Не стану скрывать, этот ужин доставил нам много удовольствия. Десять дней подряд мы питались почти исключительно холодной говядиной, пирогами, хлебом и пастилой. Это, конечно, хороший, полезный режим, но в нем не было ничего возбуждающего. Аромат бургундского, запах французских соусов, вид белых скатертей стали желанными гостями в жилище нашего внутреннего человека.

Некоторое время мы жевали молча, а потом, когда смогли оставить вилку и нож и принять более свободную позу, откинулись на спинки стульев, вытянули ноги под столом, уронили салфетки на пол — и так сидели, в кроткой задумчивости, с полными стаканами в руках.

Затем Гаррис, сидевший у окна, отдернул штору, чтобы взглянуть на улицу.
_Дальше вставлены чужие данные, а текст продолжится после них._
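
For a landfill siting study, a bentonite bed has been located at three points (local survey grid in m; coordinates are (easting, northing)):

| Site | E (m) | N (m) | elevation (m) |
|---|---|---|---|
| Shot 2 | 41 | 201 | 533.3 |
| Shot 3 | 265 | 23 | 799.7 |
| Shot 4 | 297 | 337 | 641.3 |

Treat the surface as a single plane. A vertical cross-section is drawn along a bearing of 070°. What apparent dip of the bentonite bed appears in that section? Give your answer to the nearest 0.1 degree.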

Тусклые фонари мерцали в тумане; дождь упорно барабанил в окна; запоздалые прохожие плелись, скрючившись под зонтиками; женщины подбирали юбки.

— Ну, — сказал Гаррис, поднимая стакан для произнесения тоста, — наша поездка удалась, и я сердечно благодарен старушке Темзе. Но, можно сказать, мы вовремя закончили. Пора всем троим проститься с нашей лодкой.

Монморанси, стоявший на задних лапах перед окном, вперив взоры в ночную тьму, приветствовал этот спич коротким и одобрительным лаем.